In our previous article, we discussed about alternative investment option called Non-Convertible Debentures or NCDs . We will now discuss the risk and return payoff of this financial asset.
NCDs fall under a category called fixed income securities. This category includes all financial assets that give fixed returns every year. There are fixed income securities that pay their investors regularly but there are securities by companies that may not be regular. The rate of return mentioned by NCD issuers is not guaranteed.
Expected Returns from NCD
First, let's take returns. Returns are the rate at which NCD issuer pays to investors. Hence if Tata Motors issues NCD with rate of returns of 8%, investors can expect to receive Rs 8 out of every Rs 100 that they invest in.
Returns in NCDs vary widely. Today, the returns by many NCDs are as big as 14% while some might give just 10%. Now the question is why investors shouldn’t go for NCDs which provide 14% returns. Why should there be any NCDs in the market that pay less than the maximum returns available in the market?
The answer lies in two major observations by the market. One is the ability of NCD issuers to pay the investors.

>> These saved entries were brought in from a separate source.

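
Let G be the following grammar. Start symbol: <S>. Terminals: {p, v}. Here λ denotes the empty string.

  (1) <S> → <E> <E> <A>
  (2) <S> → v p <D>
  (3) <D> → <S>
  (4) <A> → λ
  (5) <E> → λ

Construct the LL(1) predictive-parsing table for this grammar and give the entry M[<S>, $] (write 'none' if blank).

FIRST(<A>): from <A>→λ we get {λ}. So FIRST(<A>) = {λ}.
FIRST(<E>): from <E>→λ we get {λ}. So FIRST(<E>) = {λ}.
FIRST(<S>): from <S>→<E> <E> <A> we get {λ}; from <S>→v p <D> we get {v}. So FIRST(<S>) = {λ, v}.
FIRST(<D>): from <D>→<S> we get {λ, v}. So FIRST(<D>) = {λ, v}.
FOLLOW(<S>) includes $ since <S> is the start symbol.
FOLLOW(<S>): in <D>→<S>, the suffix after <S> is empty, so FOLLOW(<S>) ⊇ FOLLOW(<D>) = {$}. Thus FOLLOW(<S>) = {$}.
FOLLOW(<D>): in <S>→v p <D>, the suffix after <D> is empty, so FOLLOW(<D>) ⊇ FOLLOW(<S>) = {$}. Thus FOLLOW(<D>) = {$}.
For <S> → <E> <E> <A>: FIRST(<E> <E> <A>) = {λ}, so it goes in M[<S>, t] for t ∈ {}; since λ ∈ FIRST, also for every t ∈ FOLLOW(<S>) = {$}.
For <S> → v p <D>: FIRST(v p <D>) = {v}, so it goes in M[<S>, t] for t ∈ {v}.

<S> → <E> <E> <A>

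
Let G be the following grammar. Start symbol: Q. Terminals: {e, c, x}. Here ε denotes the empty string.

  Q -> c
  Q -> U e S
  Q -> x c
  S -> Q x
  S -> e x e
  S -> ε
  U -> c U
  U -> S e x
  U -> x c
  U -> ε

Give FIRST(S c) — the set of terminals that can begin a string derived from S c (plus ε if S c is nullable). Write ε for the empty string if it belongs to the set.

FIRST(Q) = {c, e, x}  (via U e S)
FIRST(S) = {ε, c, e, x}  (via Q x)
FIRST(U) = {ε, c, e, x}  (via S e x)
FIRST(S c): take FIRST of each symbol in turn, carrying on past any symbol whose FIRST contains ε; result {c, e, x}.

{c, e, x}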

Second is the ability of NCD issuers to make enough money consistently. There are many factors that are considered but these two factors are of paramount importance. Rating agencies play the role of guide here. They are the ones who evaluate NCD issuers and assign a credit to the company based on its ability to generate cash consistently and pay investors on time. Remember that rating agencies just provide the rating and guidelines and they are in no way responsible for any loss of investments.
A higher rating means that the NCD issuer has consistent record of paying its obligation as well as generating money while a low rating means that company may face problems in paying its obligations.
Risks in NCD
Since NCDs provide higher return than the risk free rate, they expose investors to risk. The risk is lower than that of equities but it is certainly more than bank fixed deposits, Government bonds, and other Government schemes such as PPF, Post office, NSC etc. Let's look at some of the risks that investors are exposed to.
Business risk -
Unlike Government bonds and bank deposits where the returns are guaranteed, NCDs do not guarantee returns. In most cases, highly rated companies do fulfil their obligation consistently. However, there is always business risk that investors are exposed to. Businesses depend on many factors which are beyond the purview of companies. If these factors impact businesses of NCD issuers severely, they may find it difficult to pay the investors and may default in some cases.
For example, gas prices impact auto companies' business. Gas prices are Government regulated. Hence any adverse decision by Government on gas prices will hit auto companies severely. In such a case, if an auto company has issued NCDs, it may find it difficult to pay its investors.
Interest rate risk -
Investors of NCDs face interest rate risk. A rise in interest rate lessens the attractiveness of NCDs and hence the prices fall. Though fall in price may not impact the absolute amount of returns, it will reduce the returns when investors redeem their debentures. The logic is simple. When the interest rate rises, many investors may prefer to put money in bank as their deposit rates become attractive while the risk is nil. Hence the demand of NCDs go down which reduces its price.
Similarly, when the interest rate falls, its price rises as it increases the attractiveness of NCDs will increase.
Inflation risk -
Inflation is another major risk. Inflation eats into your profit. Most of the NCDs mention returns in nominal term which may not give right idea about the soundness of return. The real return will always be less than the nominal return. Real return, simply defined, is nothing but the nominal return minus the inflation. Hence if inflation goes up, the real return will go down.
Let's understand this with an example. If an NCD claims that it is giving 10% returns, your investment of Rs 1000 will become Rs 1100 in a year. However, if the inflation is 10%, the price of goods that costs Rs 1000 now will cost Rs 1100 in a year. This means even though you earned a return of 10%, you cannot buy anything extra with this money. You can still buy the same quantity of goods. Your real return was 0% in a year.
We have been facing inflation of 9%-14% for last couple of quarters. This means we have been getting negative returns on our investment in fixed income securities.
There are no guaranteed returns beyond the Government bonds and bank fixed deposits (even bank FD has risk but it is very low). Hence the moment investors see promises of returns larger than the returns offered by Government bonds; they should intuitively understand that this will expose them to risk. This is cardinal rule of investing.